Geplaatst

Voor het zingen de kerk uit (1 van 2)

Misschien doe ik er goed aan eerst op te merken een groot liefhebber van het gregoriaans te zijn. De slepende zang helpt me om me los te maken van het alledaagse en even – zo ervaar ik het althans – contact te maken met Onze Lieve Heer. Daarom heb ik tot zeer recent meegezongen in de gregoriaanse Schola Cantorum van mijn toenmalige parochie. Iedere zondag wordt daar nog de Latijnse hoogmis gevierd, waarin niet veel Nederlands valt te beluisteren.

En iedere zondag was dat een weldadig bad. Eén en al mystiek en ritueel, omlijst door brandende kaarsen en opstijgende wierook, om duiding te geven aan wat ten diepste onbegrijpelijk is. God is een niet in menselijke termen te vatten mysterie. Juist hierom is het Latijn, als taal die ik niet beheers, voor mij het perfecte voertuig om mijn geloof te kunnen vieren.

Uit deze achtergrond spreekt dat ik minder gecharmeerd ben van de liturgie in de volkstaal. Daarin klinkt geen waardeoordeel door.
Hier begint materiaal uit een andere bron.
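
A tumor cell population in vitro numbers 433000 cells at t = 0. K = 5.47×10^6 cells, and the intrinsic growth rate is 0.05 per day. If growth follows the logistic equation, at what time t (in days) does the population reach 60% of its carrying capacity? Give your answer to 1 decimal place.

57.2 days

A = (K − N₀)/N₀ = (5.47×10^6 − 433000)/433000 = 11.633.
Solve 5.47×10^6/(1 + 11.633·e^(−0.05t)) = 3.282×10^6: 1 + 11.633·e^(−0.05t) = 1.6667, so e^(−0.05t) = 0.0573092.
−0.05·t = ln(0.0573092) = -2.8593, so t = 2.8593/0.05 = 57.186.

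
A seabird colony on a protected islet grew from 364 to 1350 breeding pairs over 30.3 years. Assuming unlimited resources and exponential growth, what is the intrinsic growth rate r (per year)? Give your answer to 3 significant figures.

From N(t) = N₀·e^(rt): e^(r·30.3) = 1350/364 = 3.7088.
r·30.3 = ln(3.7088) = 1.3107, so r = 1.3107/30.3 = 0.043258.

0.0433 per year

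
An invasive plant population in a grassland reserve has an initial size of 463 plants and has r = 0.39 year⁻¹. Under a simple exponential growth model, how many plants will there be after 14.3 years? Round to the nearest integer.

N(t) = N₀·e^(rt) = 463 × e^(0.39×14.3) = 463 × e^5.577.
e^5.577 ≈ 264.28, so N ≈ 463 × 264.28 = 122361.

122361 plants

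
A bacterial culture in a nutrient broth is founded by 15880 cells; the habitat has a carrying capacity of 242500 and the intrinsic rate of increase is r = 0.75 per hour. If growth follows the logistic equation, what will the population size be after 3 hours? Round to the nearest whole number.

96840 cells

A = (K − N₀)/N₀ = (242500 − 15880)/15880 = 14.271.
N(t) = K/(1 + A·e^(−rt)) = 242500/(1 + 14.271×e^(−0.75×3)).
e^(−2.25) = 0.1054; denominator = 1 + 14.271×0.1054 = 2.5041.
N = 242500/2.5041 = 96840.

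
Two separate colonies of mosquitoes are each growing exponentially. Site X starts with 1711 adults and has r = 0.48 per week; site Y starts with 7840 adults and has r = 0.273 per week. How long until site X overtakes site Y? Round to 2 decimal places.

7.35 weeks

Set 1711·e^(0.48t) = 7840·e^(0.273t).
e^((0.48 − 0.273)t) = 7840/1711 → e^(0.207·t) = 4.5821.
0.207·t = ln(4.5821) = 1.5222, so t = 1.5222/0.207 = 7.3534.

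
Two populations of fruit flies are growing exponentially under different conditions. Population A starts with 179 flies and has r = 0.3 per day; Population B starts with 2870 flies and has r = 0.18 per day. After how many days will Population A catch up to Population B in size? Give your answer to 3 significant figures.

23.1 days

Set 179·e^(0.3t) = 2870·e^(0.18t).
e^((0.3 − 0.18)t) = 2870/179 → e^(0.12·t) = 16.034.
0.12·t = ln(16.034) = 2.7747, so t = 2.7747/0.12 = 23.122.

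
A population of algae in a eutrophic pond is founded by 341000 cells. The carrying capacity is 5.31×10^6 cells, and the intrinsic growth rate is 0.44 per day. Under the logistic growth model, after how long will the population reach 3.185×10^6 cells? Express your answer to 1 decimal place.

A = (K − N₀)/N₀ = (5.31×10^6 − 341000)/341000 = 14.572.
Solve 5.31×10^6/(1 + 14.572·e^(−0.44t)) = 3.185×10^6: 1 + 14.572·e^(−0.44t) = 1.6672, so e^(−0.44t) = 0.0457862.
−0.44·t = ln(0.0457862) = -3.0838, so t = 3.0838/0.44 = 7.0086.

7.0 days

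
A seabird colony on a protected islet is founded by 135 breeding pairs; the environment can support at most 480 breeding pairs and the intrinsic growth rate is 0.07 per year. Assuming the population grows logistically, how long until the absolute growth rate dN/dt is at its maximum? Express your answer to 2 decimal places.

Logistic growth is fastest at N = K/2 = 240.
A = (K − N₀)/N₀ = 2.5556. Set K/(1 + A·e^(−rt)) = K/2 → A·e^(−rt) = 1.
e^(−0.07t) = 1/2.5556 = 0.391304, so t = ln(2.5556)/0.07 = 0.93827/0.07 = 13.404.

13.40 years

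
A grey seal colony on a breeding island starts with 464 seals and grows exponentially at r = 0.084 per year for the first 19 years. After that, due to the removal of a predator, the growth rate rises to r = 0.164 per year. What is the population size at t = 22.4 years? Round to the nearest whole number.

3998 seals

Phase 1: N(19) = 464·e^(0.084×19) = 464·e^1.596 = 2289.03.
Phase 2 runs for 22.4 − 19 = 3.4 years at r = 0.164.
N(22.4) = 2289.03·e^(0.164×3.4) = 2289.03·e^0.5576 = 3997.74.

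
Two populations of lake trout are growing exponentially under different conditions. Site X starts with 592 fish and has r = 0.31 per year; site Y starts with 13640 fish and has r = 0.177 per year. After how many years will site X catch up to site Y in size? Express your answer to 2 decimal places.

23.59 years

Set 592·e^(0.31t) = 13640·e^(0.177t).
e^((0.31 − 0.177)t) = 13640/592 → e^(0.133·t) = 23.041.
0.133·t = ln(23.041) = 3.1373, so t = 3.1373/0.133 = 23.588.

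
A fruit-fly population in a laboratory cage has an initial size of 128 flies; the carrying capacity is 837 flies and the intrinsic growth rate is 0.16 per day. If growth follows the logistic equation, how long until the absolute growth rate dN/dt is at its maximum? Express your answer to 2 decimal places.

Logistic growth is fastest at N = K/2 = 418.5.
A = (K − N₀)/N₀ = 5.5391. Set K/(1 + A·e^(−rt)) = K/2 → A·e^(−rt) = 1.
e^(−0.16t) = 1/5.5391 = 0.180536, so t = ln(5.5391)/0.16 = 1.7118/0.16 = 10.699.

10.70 days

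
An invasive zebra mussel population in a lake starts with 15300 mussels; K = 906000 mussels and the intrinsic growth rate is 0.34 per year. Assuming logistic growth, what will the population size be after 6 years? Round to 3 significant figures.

106000 mussels

A = (K − N₀)/N₀ = (906000 − 15300)/15300 = 58.216.
N(t) = K/(1 + A·e^(−rt)) = 906000/(1 + 58.216×e^(−0.34×6)).
e^(−2.04) = 0.13003; denominator = 1 + 58.216×0.13003 = 8.5697.
N = 906000/8.5697 = 105721.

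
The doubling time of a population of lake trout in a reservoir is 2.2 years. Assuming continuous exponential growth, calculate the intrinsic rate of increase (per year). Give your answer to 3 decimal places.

0.315 per year

r = ln(2)/t_d = 0.6931/2.2 = 0.31507.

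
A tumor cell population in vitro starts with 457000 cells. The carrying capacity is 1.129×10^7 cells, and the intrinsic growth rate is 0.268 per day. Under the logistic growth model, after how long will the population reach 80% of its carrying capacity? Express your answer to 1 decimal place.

17.0 days

A = (K − N₀)/N₀ = (1.129×10^7 − 457000)/457000 = 23.705.
Solve 1.129×10^7/(1 + 23.705·e^(−0.268t)) = 9.032×10^6: 1 + 23.705·e^(−0.268t) = 1.25, so e^(−0.268t) = 0.0105465.
−0.268·t = ln(0.0105465) = -4.552, so t = 4.552/0.268 = 16.985.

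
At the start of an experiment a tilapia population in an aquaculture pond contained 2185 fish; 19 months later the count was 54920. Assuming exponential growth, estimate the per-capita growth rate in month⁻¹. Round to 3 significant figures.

0.170 per month

From N(t) = N₀·e^(rt): e^(r·19) = 54920/2185 = 25.135.
r·19 = ln(25.135) = 3.2243, so r = 3.2243/19 = 0.1697.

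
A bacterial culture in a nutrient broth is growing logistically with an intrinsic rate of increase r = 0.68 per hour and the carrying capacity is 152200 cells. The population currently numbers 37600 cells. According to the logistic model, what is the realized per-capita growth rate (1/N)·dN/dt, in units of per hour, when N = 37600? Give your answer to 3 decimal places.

0.512 per hour

(1/N)·dN/dt = r(1 − N/K) = 0.68 × (1 − 37600/152200).
= 0.68 × 0.75296 = 0.51201.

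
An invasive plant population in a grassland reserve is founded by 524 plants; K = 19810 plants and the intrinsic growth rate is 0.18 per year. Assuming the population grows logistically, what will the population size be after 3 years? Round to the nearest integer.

A = (K − N₀)/N₀ = (19810 − 524)/524 = 36.805.
N(t) = K/(1 + A·e^(−rt)) = 19810/(1 + 36.805×e^(−0.18×3)).
e^(−0.54) = 0.58275; denominator = 1 + 36.805×0.58275 = 22.448.
N = 19810/22.448 = 882.474.

882 plants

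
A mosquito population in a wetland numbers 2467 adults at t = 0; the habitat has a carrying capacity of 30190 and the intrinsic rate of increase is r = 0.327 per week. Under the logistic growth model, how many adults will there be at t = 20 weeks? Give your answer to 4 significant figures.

29710 adults

A = (K − N₀)/N₀ = (30190 − 2467)/2467 = 11.238.
N(t) = K/(1 + A·e^(−rt)) = 30190/(1 + 11.238×e^(−0.327×20)).
e^(−6.54) = 0.0014445; denominator = 1 + 11.238×0.0014445 = 1.0162.
N = 30190/1.0162 = 29707.8.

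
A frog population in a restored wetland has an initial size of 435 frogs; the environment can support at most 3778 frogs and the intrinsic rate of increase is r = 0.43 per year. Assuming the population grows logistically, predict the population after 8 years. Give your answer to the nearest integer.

3031 frogs

A = (K − N₀)/N₀ = (3778 − 435)/435 = 7.6851.
N(t) = K/(1 + A·e^(−rt)) = 3778/(1 + 7.6851×e^(−0.43×8)).
e^(−3.44) = 0.032065; denominator = 1 + 7.6851×0.032065 = 1.2464.
N = 3778/1.2464 = 3031.08.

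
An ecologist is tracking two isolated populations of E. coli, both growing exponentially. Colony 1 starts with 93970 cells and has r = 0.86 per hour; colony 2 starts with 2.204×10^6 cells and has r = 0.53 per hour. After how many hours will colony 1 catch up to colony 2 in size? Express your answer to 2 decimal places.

Set 93970·e^(0.86t) = 2.204×10^6·e^(0.53t).
e^((0.86 − 0.53)t) = 2.204×10^6/93970 → e^(0.33·t) = 23.454.
0.33·t = ln(23.454) = 3.1551, so t = 3.1551/0.33 = 9.5608.

9.56 hours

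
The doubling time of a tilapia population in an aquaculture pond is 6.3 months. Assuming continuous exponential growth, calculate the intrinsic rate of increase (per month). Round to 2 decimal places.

r = ln(2)/t_d = 0.6931/6.3 = 0.11002.

0.11 per month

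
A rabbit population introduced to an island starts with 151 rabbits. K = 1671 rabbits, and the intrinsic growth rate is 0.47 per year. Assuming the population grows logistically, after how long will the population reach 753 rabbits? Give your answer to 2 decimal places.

A = (K − N₀)/N₀ = (1671 − 151)/151 = 10.066.
Solve 1671/(1 + 10.066·e^(−0.47t)) = 753: 1 + 10.066·e^(−0.47t) = 2.2191, so e^(−0.47t) = 0.12111.
−0.47·t = ln(0.12111) = -2.1111, so t = 2.1111/0.47 = 4.4916.

4.49 years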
Liturgie moet aanspreken; moet je optillen om een blik te kunnen werpen in die andere wereld waarvan je het bestaan vermoedt en waarop je vertrouwt. De Latijnse liturgie mag dan de vorm zijn die mijn spiritualiteit het meest aanspreekt, anderen geven uit eendere overweging de voorkeur aan een viering in het Nederlands. Gelukkig de kerk die zoveel ruimte biedt.

Wel heb ik me soms smalend uitgelaten over Nederlandse gezangen. De evergreen ‘Uit vuur en ijzer, zuur en zout’ heb ik wel het ‘Storklied’ genoemd of zelfs het ‘volkslied van Hengelo’ – de stad waar ik ben geboren en 46 jaar heb gewoond. Vuur en ijzer lieten zich gemakkelijk associëren met de vroegere machinefabriek Stork die mijn stad groot heeft gemaakt. En omdat daar zout uit de bodem wordt gehaald, had dit lied gerust ook haar volkslied kunnen zijn. Als een ontheiliging heb ik de tekst overigens nooit beschouwd. Andere evenmin – ik herinner me dat ik enkele jaren terug in een paaswake een lied vond met de opwekkende tekst: ‘Wordt wakker, slaapkop, het is opstaan uit de dood geblazen.’ Ik lag dubbel van het lachen. Lig je eindelijk te genieten van de eeuwige rust, loopt die rotwekker wéér af. Ik vrees dat ik me geërgerd zou omdraaien.

De kentering kwam tijdens een vakantie in Umbrië en Toscane, bijna twee jaar terug. Twee weken lang een strakblauwe hemel, schitterende steden en kerken, adembenemende landschappen. Onderweg, in de auto, een cd van Trijntje Oosterhuis. Niet helemaal mijn smaak, maar één lied kon ik niet genoeg horen. Het is van de hand van haar vader Huub. Steeds kwam die éne regel terug: ‘Ken je mij, wie ben je dan, weet jij mij beter dan ik?’ Hier hoorde ik de gelovige die zijn mystieke God in de ogen ziet. Conventionele aanspreektitels verliezen hun betekenis, want deze God kent mijn gevoelens en angsten. Weet ze vóór ik ze uitspreek en is daarom nabij – nabijer dan ooit iemand. Hier wordt op sublieme wijze een Godservaring bezongen.